In an entry in the Tufts Disorientation Guide titled “Interactions with TUPD,” senior Cameron Flowers described one instance in which TUPD officers, one of whom he’d had frequent and friendly interactions with in the past, approached him as he biked home from his job at the Interfaith Center late at night. “Both officers start questioning me about my whereabouts and my identity despite the fact that I’ve presented them my Tufts ID. I’m hassled about leaving the center late and looking suspicious and more,” he said. Flowers’ previous relationship with one of the officers did not seem to have any positive impact on the interaction.

And yet, proponents of community policing strategies present the approach—largely based in forming relationships between police officers and community members—as a solution to mistrust of police. Others see the issue at hand as not how policing is done, but rather that it happens at all—police presence, regardless of how benevolent it may purport to be, still causes harm (harassment, brutality, murder, etc.). Critics point out that even when policing is done along the lines of a community policing model, it perpetuates preexisting issues. In a Medium post, activist Deray Mckesson critiqued the term “community policing” as “[suggesting] that the police should be ever-present in black communities — patrolling, tutoring, playing basketball, etc. — sustaining the notion that police presence is what makes people safe…This is not true in many black communities.” More broadly, questions have been raised regarding the effectiveness of law enforcement as an institution. Mychal Denzel Smith wrote for The Atlantic, “Police are a problem, not a solution. The diversity of a police department or its community relations are issues that are beside the point. Police are a reactionary force that upholds the status quo of a repressive state.”
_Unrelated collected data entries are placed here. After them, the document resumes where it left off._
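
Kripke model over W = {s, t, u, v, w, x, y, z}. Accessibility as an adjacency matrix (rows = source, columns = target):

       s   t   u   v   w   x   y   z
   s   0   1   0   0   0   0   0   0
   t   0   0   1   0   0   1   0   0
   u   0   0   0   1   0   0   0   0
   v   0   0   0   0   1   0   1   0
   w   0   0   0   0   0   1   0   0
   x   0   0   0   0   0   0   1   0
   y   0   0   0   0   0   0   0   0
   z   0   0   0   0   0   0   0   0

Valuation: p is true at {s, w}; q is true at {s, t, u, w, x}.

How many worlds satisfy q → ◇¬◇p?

7

s: q is T, ◇¬◇p is T. ✓
t: q is T, ◇¬◇p is T. ✓
u: q is T, ◇¬◇p is F. ✗
v: q is F, ◇¬◇p is T. ✓
w: q is T, ◇¬◇p is T. ✓
x: q is T, ◇¬◇p is T. ✓
y: q is F, ◇¬◇p is F. ✓
z: q is F, ◇¬◇p is F. ✓
Satisfying worlds: {s, t, v, w, x, y, z}.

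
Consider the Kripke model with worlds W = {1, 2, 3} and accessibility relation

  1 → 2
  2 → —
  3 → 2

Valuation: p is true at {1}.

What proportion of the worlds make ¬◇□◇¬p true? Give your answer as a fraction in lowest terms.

1/3

1: ◇□◇¬p is T. ✗
2: ◇□◇¬p is F. ✓
3: ◇□◇¬p is T. ✗
That's 1 of 3 worlds, so 1/3.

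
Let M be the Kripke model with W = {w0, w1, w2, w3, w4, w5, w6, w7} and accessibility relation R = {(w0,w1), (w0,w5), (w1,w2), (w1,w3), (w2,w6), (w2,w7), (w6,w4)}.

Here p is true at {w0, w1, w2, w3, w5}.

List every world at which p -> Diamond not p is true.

w0: p is T, Diamond not p is F. ✗
w1: p is T, Diamond not p is F. ✗
w2: p is T, Diamond not p is T. ✓
w3: p is T, Diamond not p is F. ✗
w4: p is F, Diamond not p is F. ✓
w5: p is T, Diamond not p is F. ✗
w6: p is F, Diamond not p is T. ✓
w7: p is F, Diamond not p is F. ✓

{w2, w4, w6, w7}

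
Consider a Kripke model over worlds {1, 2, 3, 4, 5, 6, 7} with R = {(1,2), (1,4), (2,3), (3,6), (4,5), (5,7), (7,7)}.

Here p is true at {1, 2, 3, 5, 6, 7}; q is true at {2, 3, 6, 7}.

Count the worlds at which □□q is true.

6

1: successors {2, 4}; □q there: 2:T, 4:F. ✗
2: successors {3}; □q there: 3:T. ✓
3: successors {6}; □q there: 6:T. ✓
4: successors {5}; □q there: 5:T. ✓
5: successors {7}; □q there: 7:T. ✓
6: no successors, so □□q holds vacuously. ✓
7: successors {7}; □q there: 7:T. ✓
Satisfying worlds: {2, 3, 4, 5, 6, 7}.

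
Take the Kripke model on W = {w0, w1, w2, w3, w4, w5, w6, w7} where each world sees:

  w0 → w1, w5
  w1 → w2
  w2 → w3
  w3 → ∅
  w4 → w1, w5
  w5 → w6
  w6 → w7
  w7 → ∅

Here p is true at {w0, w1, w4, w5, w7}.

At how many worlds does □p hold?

w0: successors {w1, w5}; p there: w1:T, w5:T. ✓
w1: successors {w2}; p there: w2:F. ✗
w2: successors {w3}; p there: w3:F. ✗
w3: no successors, so □p holds vacuously. ✓
w4: successors {w1, w5}; p there: w1:T, w5:T. ✓
w5: successors {w6}; p there: w6:F. ✗
w6: successors {w7}; p there: w7:T. ✓
w7: no successors, so □p holds vacuously. ✓
Satisfying worlds: {w0, w3, w4, w6, w7}.

5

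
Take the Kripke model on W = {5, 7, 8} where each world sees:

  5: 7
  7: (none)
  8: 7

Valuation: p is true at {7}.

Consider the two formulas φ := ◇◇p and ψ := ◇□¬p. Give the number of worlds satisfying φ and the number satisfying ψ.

For ◇◇p:
5: successors {7}; ◇p there: 7:F. ✗
7: no successors, so ◇◇p fails. ✗
8: successors {7}; ◇p there: 7:F. ✗
— 0 worlds.
For ◇□¬p:
5: successors {7}; □¬p there: 7:T. ✓
7: no successors, so ◇□¬p fails. ✗
8: successors {7}; □¬p there: 7:T. ✓
— 2 worlds.

0 and 2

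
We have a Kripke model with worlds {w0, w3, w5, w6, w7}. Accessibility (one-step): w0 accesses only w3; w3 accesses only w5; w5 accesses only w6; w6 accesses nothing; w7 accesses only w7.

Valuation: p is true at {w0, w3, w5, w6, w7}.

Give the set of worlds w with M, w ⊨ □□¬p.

{w5, w6}

w0: successors {w3}; □¬p there: w3:F. ✗
w3: successors {w5}; □¬p there: w5:F. ✗
w5: successors {w6}; □¬p there: w6:T. ✓
w6: no successors, so □□¬p holds vacuously. ✓
w7: successors {w7}; □¬p there: w7:F. ✗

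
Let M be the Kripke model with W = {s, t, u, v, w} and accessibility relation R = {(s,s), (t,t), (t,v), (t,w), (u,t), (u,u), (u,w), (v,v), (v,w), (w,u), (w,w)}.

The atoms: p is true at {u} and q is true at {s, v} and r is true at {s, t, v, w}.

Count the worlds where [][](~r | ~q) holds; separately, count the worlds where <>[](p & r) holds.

For [][](~r | ~q):
s: successors {s}; [](~r | ~q) there: s:F. ✗
t: successors {t, v, w}; [](~r | ~q) there: t:F, v:F, w:T. ✗
u: successors {t, u, w}; [](~r | ~q) there: t:F, u:T, w:T. ✗
v: successors {v, w}; [](~r | ~q) there: v:F, w:T. ✗
w: successors {u, w}; [](~r | ~q) there: u:T, w:T. ✓
— 1 world.
For <>[](p & r):
s: successors {s}; [](p & r) there: s:F. ✗
t: successors {t, v, w}; [](p & r) there: t:F, v:F, w:F. ✗
u: successors {t, u, w}; [](p & r) there: t:F, u:F, w:F. ✗
v: successors {v, w}; [](p & r) there: v:F, w:F. ✗
w: successors {u, w}; [](p & r) there: u:F, w:F. ✗
— 0 worlds.

1 and 0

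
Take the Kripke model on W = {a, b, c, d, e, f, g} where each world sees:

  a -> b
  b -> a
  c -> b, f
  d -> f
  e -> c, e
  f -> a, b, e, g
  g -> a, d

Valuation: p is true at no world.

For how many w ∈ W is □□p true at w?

a: successors {b}; □p there: b:F. ✗
b: successors {a}; □p there: a:F. ✗
c: successors {b, f}; □p there: b:F, f:F. ✗
d: successors {f}; □p there: f:F. ✗
e: successors {c, e}; □p there: c:F, e:F. ✗
f: successors {a, b, e, g}; □p there: a:F, b:F, e:F, g:F. ✗
g: successors {a, d}; □p there: a:F, d:F. ✗
Satisfying worlds: ∅.

0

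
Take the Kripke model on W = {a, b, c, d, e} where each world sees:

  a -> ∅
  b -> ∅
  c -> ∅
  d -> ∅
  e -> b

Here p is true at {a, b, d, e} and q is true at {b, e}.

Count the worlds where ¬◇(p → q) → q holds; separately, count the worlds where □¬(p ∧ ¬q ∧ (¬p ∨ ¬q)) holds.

2 and 5

For ¬◇(p → q) → q:
a: ¬◇(p → q) is T, q is F. ✗
b: ¬◇(p → q) is T, q is T. ✓
c: ¬◇(p → q) is T, q is F. ✗
d: ¬◇(p → q) is T, q is F. ✗
e: ¬◇(p → q) is F, q is T. ✓
— 2 worlds.
For □¬(p ∧ ¬q ∧ (¬p ∨ ¬q)):
a: no successors, so □¬(p ∧ ¬q ∧ (¬p ∨ ¬q)) holds vacuously. ✓
b: no successors, so □¬(p ∧ ¬q ∧ (¬p ∨ ¬q)) holds vacuously. ✓
c: no successors, so □¬(p ∧ ¬q ∧ (¬p ∨ ¬q)) holds vacuously. ✓
d: no successors, so □¬(p ∧ ¬q ∧ (¬p ∨ ¬q)) holds vacuously. ✓
e: successors {b}; ¬(p ∧ ¬q ∧ (¬p ∨ ¬q)) there: b:T. ✓
— 5 worlds.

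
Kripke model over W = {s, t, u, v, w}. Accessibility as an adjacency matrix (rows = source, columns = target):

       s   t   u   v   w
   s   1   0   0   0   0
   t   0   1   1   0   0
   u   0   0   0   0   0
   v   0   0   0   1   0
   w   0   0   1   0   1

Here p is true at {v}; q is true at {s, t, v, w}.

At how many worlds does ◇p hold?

1

s: successors {s}; p there: s:F. ✗
t: successors {t, u}; p there: t:F, u:F. ✗
u: no successors, so ◇p fails. ✗
v: successors {v}; p there: v:T. ✓
w: successors {u, w}; p there: u:F, w:F. ✗
Satisfying worlds: {v}.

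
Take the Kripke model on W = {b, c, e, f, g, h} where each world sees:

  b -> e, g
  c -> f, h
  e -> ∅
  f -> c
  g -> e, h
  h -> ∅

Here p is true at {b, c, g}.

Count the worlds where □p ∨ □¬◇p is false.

1

b: □p is F, □¬◇p is T. ✓
c: □p is F, □¬◇p is F. ✗
e: □p is T, □¬◇p is T. ✓
f: □p is T, □¬◇p is T. ✓
g: □p is F, □¬◇p is T. ✓
h: □p is T, □¬◇p is T. ✓
Satisfying worlds: {b, e, f, g, h}.
So □p ∨ □¬◇p fails at the other 1 world.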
While there are certainly differences between state or local police departments and a university police department like TUPD, perhaps these analyses can still apply. TUPD is adopting many of the same community policing strategies and philosophies employed by larger departments in different contexts. And while Tufts as a community may seem insular, it does not exist in a vacuum.

Continuing to recount his experience with TUPD, Flowers said, “The whole interaction made me uncomfortable but reminded me that POLICE ARE POLICE REGARDLESS OF IF THEY WORK FOR UNIVERSITIES OR NOT. Regardless of if you go to the school or not, regardless of how you dress, how you talk, they are still police. They carry guns. They are looking for ‘suspicious behavior’ to confront. They are police.”